4. Of course you can play games on your Chrome Book while I teach math to everyone else! BUT I can't guarantee your safety come recess time!
5. This one I swear I should record it and just play the recording on a daily, hourly basis. YOU MUST walk in the hall in a single file. You may not touch any other person. You may not talk, whisper, giggle, roll your eyes, dance, hop, run, do spins, jump up and touch the door frames ........ well you get where I'm going with this. (I am rolling my eyes as I type!)
6. YOUR WATER BOTTLE IS NOT A PACIFIER. GET IT OUT OF YOUR MOUTH AND LISTEN TO ME TEACH - PLEASE. If you continue, your water bottle will disappear, never to be found again. The please is sometimes said with a little louder voice - depending upon yow many times you've already told them the exact same thing.

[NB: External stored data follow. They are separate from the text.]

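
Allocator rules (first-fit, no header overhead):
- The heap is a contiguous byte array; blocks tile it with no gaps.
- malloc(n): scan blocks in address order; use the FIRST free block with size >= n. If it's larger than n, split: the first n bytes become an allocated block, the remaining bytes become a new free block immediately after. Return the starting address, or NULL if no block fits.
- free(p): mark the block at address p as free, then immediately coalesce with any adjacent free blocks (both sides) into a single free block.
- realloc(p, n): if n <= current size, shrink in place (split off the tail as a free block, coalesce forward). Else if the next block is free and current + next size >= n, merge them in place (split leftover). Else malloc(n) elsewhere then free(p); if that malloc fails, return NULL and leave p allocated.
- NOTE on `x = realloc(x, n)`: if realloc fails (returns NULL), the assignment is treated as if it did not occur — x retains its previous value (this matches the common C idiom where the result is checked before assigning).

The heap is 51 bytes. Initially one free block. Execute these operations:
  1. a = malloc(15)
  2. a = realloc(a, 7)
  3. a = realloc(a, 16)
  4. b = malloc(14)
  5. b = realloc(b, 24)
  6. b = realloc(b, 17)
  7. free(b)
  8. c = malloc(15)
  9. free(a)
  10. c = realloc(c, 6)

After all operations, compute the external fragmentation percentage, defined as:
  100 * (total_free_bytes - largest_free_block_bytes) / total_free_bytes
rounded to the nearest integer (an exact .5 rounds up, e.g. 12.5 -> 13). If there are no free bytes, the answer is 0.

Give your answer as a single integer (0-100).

Op 1: a = malloc(15) -> a = 0; heap: [0-14 ALLOC][15-50 FREE]
Op 2: a = realloc(a, 7) -> a = 0; heap: [0-6 ALLOC][7-50 FREE]
Op 3: a = realloc(a, 16) -> a = 0; heap: [0-15 ALLOC][16-50 FREE]
Op 4: b = malloc(14) -> b = 16; heap: [0-15 ALLOC][16-29 ALLOC][30-50 FREE]
Op 5: b = realloc(b, 24) -> b = 16; heap: [0-15 ALLOC][16-39 ALLOC][40-50 FREE]
Op 6: b = realloc(b, 17) -> b = 16; heap: [0-15 ALLOC][16-32 ALLOC][33-50 FREE]
Op 7: free(b) -> (freed b); heap: [0-15 ALLOC][16-50 FREE]
Op 8: c = malloc(15) -> c = 16; heap: [0-15 ALLOC][16-30 ALLOC][31-50 FREE]
Op 9: free(a) -> (freed a); heap: [0-15 FREE][16-30 ALLOC][31-50 FREE]
Op 10: c = realloc(c, 6) -> c = 16; heap: [0-15 FREE][16-21 ALLOC][22-50 FREE]
Free blocks: [16 29] total_free=45 largest=29 -> 100*(45-29)/45 = 1600/45 ≈ 35.556 -> rounds to 36

Answer: 36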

7. You need to use the restroom? THEN QUIT jumping up and down, holding yourself - because that won't get you there any quicker. Maybe try not drinking 4 water bottles full in an hour. (and yes, 5th grade boys still do this)
8. I'm so sorry you have a headache, knee hurting, eyes hurting, fingernails hurting, toenail is ugly, arm has a scrape so tiny - you'd need a microscope to see it. No you don't need an ice pack. No, you don't need to see the nurse. You'll live - I promise! (although your teacher may have a shortened life span from repeating this a thousand times!!)
9. I WILL NOT CALL ON YOU TO ANSWER A QUESTION IF YOU ARE WAVING YOUR HAND LIKE A FLAG IN A HURRICANE, JUMPING UP AND DOWN, AND YELLING AT ME WHILE YOU ARE DOING THE ABOVE. (that one is repeated often) Yep - I know they are excited but - come on!!!!
10. Don't tip your chair back. EVER. It is quite amazing how many times kids fall out of their chair during instruction "on accident" and for absolutely no reason (could it be you are TIPPING your chair?). Four on the floor!
11. If I hear you, or see you, or smell you - then you did it. "I didn't do anything" doesn't work for seasoned teachers. WE KNOW!
12. Phones? Nope! Why? Because I said so. If it rings during class, we will have a moment of silence for the demise of your phone.
13. See me? Teacher? Four years of college? See you - student? You don't get to momma the entire class or tell them what to do. There is always someone in class who would like to teach for me or scold kids or tell them what they THINK that person should do. NOPE! NOPE! Not going to happen.
14. WE DO NOT FART REPEATEDLY IN THE CLASSROOM. IT IS NOT FUNNY. WE DON'T WANT TO SMELL IT (GAG). I always have a student who seemingly cannot control their farts. They bless us with the smell many times a day. I always knew when this happened when I was reading aloud. All of a sudden a whole group of kids would jump to their feet gagging and run away from a particular area. Gross!
15. NO you may not do your assignment in PEN or colored pencil or sharpie or highlighter or crayon. NO - period!
16. Please write your 9's and 4's so I can tell the difference. Otherwise, I will think you are using Russian/Chinese/Japanese numbers and I WILL mark the problem wrong!
17. You are way to young for wine (whine). Don't go there, ever, not a tiny bit, never! Trust me, The end result will be very scary!
AND FINALLY -
18. Yes, I love all of you. Yes, I will keep you safe. Yes, I would give my life to keep you safe. You are my school children and I will keep you in my heart forever!
P.S. I may be retired, but teacher memories never, ever fade!